The Xing tea helped with the revival. The Sour Patch Kids did wonders. The information that the trio of boys had left less than an hour before reignited the fire to pedal. I was off. Not 10 minutes into the paved climb, I felt a twinge from my left achilles. What the heck? I've never had achilles pain before. I ignored it as it continued to tighten, making each pedal stroke agony. My rear was chaffed, my wrist still preventing shifting and holding onto anything but aerobars and barends, my right ankle was still sore, and now my left was causing the most pain of all.
I sat down, two miles from the top of the climb, completely and totally dejected. Was this it? I knew I couldn't continue my current pain killer regiment. I didn't want to cause permanent injury. I couldn't ride another 2,000 miles with that level of pain.

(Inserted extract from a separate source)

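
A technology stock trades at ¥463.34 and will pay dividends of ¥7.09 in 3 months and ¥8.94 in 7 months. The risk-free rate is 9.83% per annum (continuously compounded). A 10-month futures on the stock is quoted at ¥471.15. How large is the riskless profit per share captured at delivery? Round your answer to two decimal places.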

So I did the only thing I knew how to do, I got up, pedaled to the top of the climb and coasted down the other side keeping an eye out for the Grasshopper Inn. I rolled up, elated to see a loaded bike outside on the rooms. I hobbled into the bar where they fired up the deep frier for me and made me some fried chicken and french fries and I met Warren from Avon who agreed to share his room with me.
I stood in the shower for an excessively long time, hot water washing the dirt from my body. It may have been time wasted for some, but the hot water breathed life back into my body and I slipped in between two clean white sheets, set an alarm, and knew I'd have to make a call to quit or go in the morning. Never quit at night. I knew better.